Решение пришло неожиданно. Она встала:
— Пойду спрошу насчет поезда.
— И я с вами, — тоже поднялся было Михальцевич.
— Сидите. — Катерина решительно взяла его за округлое мягкое плечо, задержала. — Я сейчас же вернусь.
Михальцевич не посмел ослушаться, тем более что возле него осталась ее сумка.
Катерина шла не торопясь, этакой вялой, беззаботной походкой. Ни разу не оглянулась.
Начальник разъезда на крыльце своей квартиры набивал патроны. На разостланной тряпице лежало уже с полдюжины набитых, а на периле крыльца висело ружье, в стволе которого тихонько посвистывал ветер. Начальник был человек пожилой, с чисто выбритым красным моложавым лицом сердечника.
— Послушайте, — присела Катерина подле него, — надо позвонить на станцию. А куда — не знаю.
— Зачем? — спросил начальник, не поднимая головы. — Поездов пока не слыхать.
— Надо позвонить немедленно. Слышите? Вставайте.
Начальник разъезда наконец глянул на Катерину и достаточно резво встал: бог его знает, что за женщина, не из местных, требует, как будто имеет право. Вошли в дежурное помещение. Начальник крутнул ручку телефона. Ответили с ближайшего разъезда — из Зарубичей. Катерина схватила трубку.
— Зарубичи? Послушайте, там должны быть товарищи из чека. Есть? Конный отряд? Сейчас же скажите им, что те, кого они ищут, в Липовке. Дожидаются поезда. Обязательно передайте. — Некоторое время она молчала — там побежали кого-то звать, потом снова заговорила, озираясь на дверь: — Вы Иванчиков? Они тут, на разъезде. Тут. Оба. Ждут поезда. Хорошо, хорошо…

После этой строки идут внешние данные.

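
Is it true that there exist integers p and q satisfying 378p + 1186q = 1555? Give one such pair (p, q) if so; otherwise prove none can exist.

Any value of 378p + 1186q is a multiple of gcd(378, 1186) = 2.
However 1555 leaves remainder 1 on division by 2.
So the equation is unsolvable over ℤ.

No such integers exist.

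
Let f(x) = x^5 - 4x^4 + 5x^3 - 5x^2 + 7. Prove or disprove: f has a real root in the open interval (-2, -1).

f(-2) = -149 and f(-1) = -8, both negative, so a sign-change argument is unavailable; we show f keeps this sign on the whole interval.
Shift to the endpoint -1: with x = -1 − u (0 < u < 1), one computes f(-1 − u) = -u^5 - 9u^4 - 31u^3 - 54u^2 - 46u - 8.
The nonzero coefficients here are all negative, so for u > 0 every term is negative (or zero), and the constant term -8 is strictly negative.
So f is strictly negative on (-2, -1); no root exists in the interval.

No such root exists.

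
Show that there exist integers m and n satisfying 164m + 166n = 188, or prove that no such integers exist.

m = 72, n = -70

Every value of 164m + 166n is a multiple of gcd(164, 166) = 2; since 2 ∣ 188, solutions exist.
Dividing through by 2 reduces the equation to 82m + 83n = 94.
Euclidean algorithm: 83 = 1·82 + 1, 82 = 82·1 + 0.
Unwinding: 1 = 83 − 1·82, i.e. 82·(-1) + 83·1 = 1.
Multiplying through by 94: m = (-1)·94 = -94, n = 1·94 = 94 is a solution.
Shifting by a multiple of (83, −82) keeps it a solution: m = -94 + 2·83 = 72, n = 94 − 2·82 = -70.
Check: 164·72 + 166·(-70) = 11808 − 11620 = 188. ✓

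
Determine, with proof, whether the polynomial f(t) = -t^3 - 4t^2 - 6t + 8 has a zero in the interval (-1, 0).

f has no root in that interval.

f(-1) = 11 and f(0) = 8, both positive.
f'(t) = -3t^2 - 8t - 6 has discriminant (-8)² − 4·(-3)·(-6) = -8 < 0, so f' has no real roots and is negative for every real t.
So f is strictly decreasing; between -1 and 0 its values lie between f(-1) = 11 and f(0) = 8, all positive. Therefore f has no root in (-1, 0).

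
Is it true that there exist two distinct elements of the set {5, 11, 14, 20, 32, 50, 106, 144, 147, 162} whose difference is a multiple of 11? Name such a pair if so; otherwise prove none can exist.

Two integers differ by a multiple of 11 exactly when they have the same residue mod 11. The residues are 5↦5, 11↦0, 14↦3, 20↦9, 32↦10, 50↦6, 106↦7, 144↦1, 147↦4, 162↦8.
No residue repeats among the 10 elements, so no pair has difference ≡ 0 (mod 11).

No such pair exists.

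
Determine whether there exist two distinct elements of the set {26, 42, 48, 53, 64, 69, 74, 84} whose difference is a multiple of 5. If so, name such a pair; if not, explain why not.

The pair (48, 53) works.

Reduce each element mod 5: 26↦1, 42↦2, 48↦3, 53↦3, 64↦4, 69↦4, 74↦4, 84↦4. The residue 3 repeats (at 48 and 53), and 53 − 48 = 5 = 1·5.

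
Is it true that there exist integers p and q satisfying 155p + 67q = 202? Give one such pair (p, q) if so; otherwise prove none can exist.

155 and 67 are coprime, so 155p + 67q ranges over all of ℤ.
Run the Euclidean algorithm on 155 and 67: 155 = 2·67 + 21, 67 = 3·21 + 4, 21 = 5·4 + 1, 4 = 4·1 + 0.
Working back up the chain: 1 = 21 − 5·4 = 21 − 5·(67 − 3·21) = −5·67 + 16·21 = −5·67 + 16·(155 − 2·67) = 16·155 − 37·67. So 155·16 + 67·(-37) = 1.
Scaling by 202 gives the particular solution (p, q) = (3232, -7474).
Subtracting 48·67 from p and adding 48·155 to q gives the tidier solution (16, -34).
Check: 155·16 + 67·(-34) = 2480 − 2278 = 202. ✓

p = 16, q = -34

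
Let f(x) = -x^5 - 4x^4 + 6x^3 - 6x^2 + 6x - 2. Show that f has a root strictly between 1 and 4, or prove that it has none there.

f(1) = -1 and f(4) = -1738, both negative, so a sign-change argument is unavailable; we show f keeps this sign on the whole interval.
Substitute x = 1 + u, where 0 < u < 3 on the interval. Expanding, f(1 + u) = -u^5 - 9u^4 - 20u^3 - 22u^2 - 9u - 1.
All 6 nonzero coefficients of this polynomial in u are negative; hence for u > 0 the value is a sum of negative terms (the constant -1 among them).
So f is strictly negative on (1, 4); no root exists in the interval.

No such root exists.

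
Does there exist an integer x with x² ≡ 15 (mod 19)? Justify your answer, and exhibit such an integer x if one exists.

No, no such integer exists.

Computing x² mod 19 for x = 0, 1, …, 9 (enough, by the symmetry x ↦ 19 − x) gives 0, 1, 4, 9, 16, 6, 17, 11, 7, 5.
The set of squares mod 19 is therefore {0, 1, 4, 5, 6, 7, 9, 11, 16, 17}, which does not contain 15.
Hence no integer x has x² ≡ 15 (mod 19).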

Катерина вышла из дежурки тяжело, переставляя ноги с таким трудом, будто проделала очень большую физическую работу. Начальник разъезда спросил:
— Это кого же ищут? Почему мне не говоришь? Я же партейный.
— Там они, — показала Катерина на сруб, наполовину увенчанный стропилами, — в кожанках.

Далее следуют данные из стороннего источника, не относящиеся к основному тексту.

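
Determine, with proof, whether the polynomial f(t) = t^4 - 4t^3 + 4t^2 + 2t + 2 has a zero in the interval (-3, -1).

The endpoint values f(-3) = 221 and f(-1) = 9 are both positive. Claim: f(t) > 0 for every t in (-3, -1).
Shift to the endpoint -1: with t = -1 − u (0 < u < 2), one computes f(-1 − u) = u^4 + 8u^3 + 22u^2 + 22u + 9.
All 5 nonzero coefficients of this polynomial in u are positive; hence for u > 0 the value is a sum of positive terms (the constant 9 among them).
So f is strictly positive on (-3, -1); no root exists in the interval.

f has no root in that interval.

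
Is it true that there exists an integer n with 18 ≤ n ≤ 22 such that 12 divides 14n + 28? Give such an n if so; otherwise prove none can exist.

At n = 22 we get 14·22 + 28 = 336, and 336 = 12·28.

n = 22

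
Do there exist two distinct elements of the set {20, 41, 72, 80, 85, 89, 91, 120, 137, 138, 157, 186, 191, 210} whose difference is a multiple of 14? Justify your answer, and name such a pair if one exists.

Reduce each element modulo 14: 20↦6, 41↦13, 72↦2, 80↦10, 85↦1, 89↦5, 91↦7, 120↦8, 137↦11, 138↦12, 157↦3, 186↦4, 191↦9, 210↦0.
No residue repeats among the 14 elements, so no pair has difference ≡ 0 (mod 14).

No, no such pair exists.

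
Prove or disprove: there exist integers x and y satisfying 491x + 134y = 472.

491 and 134 are coprime, so 491x + 134y ranges over all of ℤ.
Dividing repeatedly: 491 = 3·134 + 89, 134 = 1·89 + 45, 89 = 1·45 + 44, 45 = 1·44 + 1, 44 = 44·1 + 0.
Back-substituting, 1 = 45 − 1·44 = 45 − (89 − 1·45) = −89 + 2·45 = −89 + 2·(134 − 1·89) = 2·134 − 3·89 = 2·134 − 3·(491 − 3·134) = −3·491 + 11·134; that is, 491·(-3) + 134·11 = 1.
Times 472: 491·(-1416) + 134·5192 = 472, so (-1416, 5192) solves it.
Shifting by a multiple of (134, −491) keeps it a solution: x = -1416 + 11·134 = 58, y = 5192 − 11·491 = -209.
Indeed 491·58 + 134·(-209) = 28478 − 28006 = 472.

x = 58, y = -209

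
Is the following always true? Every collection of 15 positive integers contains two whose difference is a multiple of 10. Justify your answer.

There are exactly 10 possible remainders on division by 10.
Placing 15 integers into 10 classes, some class receives at least two — say a and b.
Then a ≡ b (mod 10), i.e. 10 ∣ (a − b).

Yes.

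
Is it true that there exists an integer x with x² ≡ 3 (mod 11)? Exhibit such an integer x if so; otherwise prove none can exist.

x = 6

Take x = 6. Then 6² = 36 = 3·11 + 3, so 6² ≡ 3 (mod 11).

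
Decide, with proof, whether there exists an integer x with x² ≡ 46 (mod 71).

There is no such integer.

71 is prime, so by Euler's criterion 46 is a square mod 71 iff 46^((71−1)/2) = 46^35 ≡ 1 (mod 71).
Repeated squaring mod 71: 46^2 = 2116 ≡ 57; 46^4 ≡ 57² = 3249 ≡ 54; 46^8 ≡ 54² = 2916 ≡ 5; 46^16 ≡ 5² = 25 ≡ 25; 46^32 ≡ 25² = 625 ≡ 57.
Since 35 = 32 + 2 + 1, 46^35 ≡ 57 · 57 · 46; multiplying out mod 71: 57·57 = 3249 ≡ 54, then 54·46 = 2484 ≡ 70. Thus 46^35 ≡ 70 ≡ −1 (mod 71).
The value −1 means 46 is a non-residue modulo 71, so x² ≡ 46 (mod 71) is impossible.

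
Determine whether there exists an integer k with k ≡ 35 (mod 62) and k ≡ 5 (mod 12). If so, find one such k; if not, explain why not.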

Иванчикову с Ксенией повезло: их догнал отряд красных кавалеристов и подвез на тачанке чуть ли не до самой станции Зарубичи. Отряд двинулся дальше, прямо, а Иванчиков и Ксения лесом вышли к станции. Там и застали всю конную группу Бобкова.

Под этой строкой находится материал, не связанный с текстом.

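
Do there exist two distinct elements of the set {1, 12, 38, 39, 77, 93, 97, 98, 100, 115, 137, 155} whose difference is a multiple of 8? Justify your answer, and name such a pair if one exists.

Yes: 1 and 97.

Both 1 and 97 leave remainder 1 on division by 8; their difference 96 = 12·8 is a multiple of 8.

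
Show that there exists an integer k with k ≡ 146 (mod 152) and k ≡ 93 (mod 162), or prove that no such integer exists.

No, no such integer exists.

Reduce both congruences modulo 2, which divides 152 and 162: they say k ≡ 146 (mod 2) and k ≡ 93 (mod 2).
But 146 mod 2 = 0 while 93 mod 2 = 1, a contradiction.
So no integer satisfies both congruences.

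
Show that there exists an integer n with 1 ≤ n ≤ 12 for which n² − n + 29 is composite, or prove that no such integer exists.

At n = 3: 3² − 3 + 29 = 35 = 5·7, which is composite.

n = 3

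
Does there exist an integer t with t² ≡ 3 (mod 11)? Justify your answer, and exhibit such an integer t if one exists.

Take t = 5. Then 5² = 25 = 2·11 + 3, so 5² ≡ 3 (mod 11).

t = 5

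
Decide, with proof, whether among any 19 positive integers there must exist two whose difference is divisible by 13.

Yes, this is always true.

Each integer lies in one of the 13 residue classes modulo 13.
Since 19 > 13, two of the 19 integers must share a residue class by the pigeonhole principle; call them a and b.
Equal remainders mean a − b ≡ 0 (mod 13), so 13 divides their difference.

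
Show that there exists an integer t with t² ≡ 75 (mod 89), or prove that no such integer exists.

Apply Euler's criterion with the prime 89: 75 is a quadratic residue iff 75^44 ≡ 1 (mod 89), and a non-residue iff it is ≡ −1.
Squaring successively (mod 89): 75^2 = 5625 ≡ 18; 75^4 ≡ 18² = 324 ≡ 57; 75^8 ≡ 57² = 3249 ≡ 45; 75^16 ≡ 45² = 2025 ≡ 67; 75^32 ≡ 67² = 4489 ≡ 39.
Since 44 = 32 + 8 + 4, 75^44 ≡ 39 · 45 · 57; multiplying out mod 89: 39·45 = 1755 ≡ 64, then 64·57 = 3648 ≡ 88. Thus 75^44 ≡ 88 ≡ −1 (mod 89).
The value −1 means 75 is a non-residue modulo 89, so t² ≡ 75 (mod 89) is impossible.

No such integer exists.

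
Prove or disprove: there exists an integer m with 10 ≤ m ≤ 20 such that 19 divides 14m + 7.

There is no such integer m in that range.

At m = 10, 14·10 + 7 = 147 ≡ 14 (mod 19), and each step in m adds 14, giving residues 14, 9, 4, 18, 13, 8, 3, 17, 12, 7, 2 for m = 10, 11, …, 20.
The residue 0 does not occur, so no m in [10, 20] makes 14m + 7 a multiple of 19.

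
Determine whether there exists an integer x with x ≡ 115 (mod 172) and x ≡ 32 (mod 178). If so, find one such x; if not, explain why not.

No such integer exists.

gcd(172, 178) = 2. If x ≡ 115 (mod 172) and x ≡ 32 (mod 178), then x ≡ 115 (mod 2) and x ≡ 32 (mod 2).
However 115 ≡ 1 and 32 ≡ 0 (mod 2), and 1 ≠ 0.
Therefore no such x exists.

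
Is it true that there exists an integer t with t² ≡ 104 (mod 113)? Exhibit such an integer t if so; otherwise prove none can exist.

t = 45

t = 45 works: 45² = 2025, and 2025 − 104 = 1921 = 17·113.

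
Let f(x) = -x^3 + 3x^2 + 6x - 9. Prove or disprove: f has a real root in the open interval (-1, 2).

f(-1) = -11 and f(2) = 7, which have opposite signs.
f is continuous everywhere (it is a polynomial), in particular on [-1, 2].
By the Intermediate Value Theorem f must vanish at some point of (-1, 2).

Yes, f has a root in the interval.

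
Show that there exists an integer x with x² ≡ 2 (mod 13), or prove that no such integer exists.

Squares mod 13 repeat after x = 6 (as (−x)² = x²); for x = 0..6 they are 0, 1, 4, 9, 3, 12, 10.
The set of squares mod 13 is therefore {0, 1, 3, 4, 9, 10, 12}, which does not contain 2.
Therefore x² ≡ 2 (mod 13) has no solution.

No, no such integer exists.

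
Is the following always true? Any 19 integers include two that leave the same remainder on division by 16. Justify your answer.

True.

Partition the integers by their residue mod 16; there are 16 classes.
With 19 integers and only 16 classes, the pigeonhole principle forces two of them, say a and b, into the same class.
So a and b have equal remainders mod 16, which is exactly what was to be shown.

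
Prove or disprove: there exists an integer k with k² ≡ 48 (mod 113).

Apply Euler's criterion with the prime 113: 48 is a quadratic residue iff 48^56 ≡ 1 (mod 113), and a non-residue iff it is ≡ −1.
Repeated squaring mod 113: 48^2 = 2304 ≡ 44; 48^4 ≡ 44² = 1936 ≡ 15; 48^8 ≡ 15² = 225 ≡ 112; 48^16 ≡ 112² = 12544 ≡ 1; 48^32 ≡ 1² = 1 ≡ 1.
Since 56 = 32 + 16 + 8, 48^56 ≡ 1 · 1 · 112; multiplying out mod 113: 1·1 = 1 ≡ 1, then 1·112 = 112 ≡ 112. Thus 48^56 ≡ 112 ≡ −1 (mod 113).
The value −1 means 48 is a non-residue modulo 113, so k² ≡ 48 (mod 113) is impossible.

There is no such integer.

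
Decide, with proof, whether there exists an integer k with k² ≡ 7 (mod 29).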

— Не появлялись? — спросил Иванчиков у отделенного.
— Мы их не видели. И люди говорят, будто не видели, — ответил Бобков.
Савки среди бойцов не было. Бобков сказал, что тот где-то поджидает у дороги, чтобы первым их встретить.
— Чудики, — сказал Иванчиков, — что ж вы тут на виду торчите? Если те комиссары вас заметят, они и не сунутся сюда.
— Что это ты комиссарами их называешь? Бандиты они, — поправил Иванчикова Бобков. — А вообще-то правда — коней надо отвести в лес и самим там посидеть.
Он сказал об этом бойцам, послал одного из них за Савкой, а с остальными повел лошадей в лес. На станцию вернулся один, без шашки, с револьвером в кармане.
— Вот тут и будем ждать, вместе с пассажирами, — сказал он.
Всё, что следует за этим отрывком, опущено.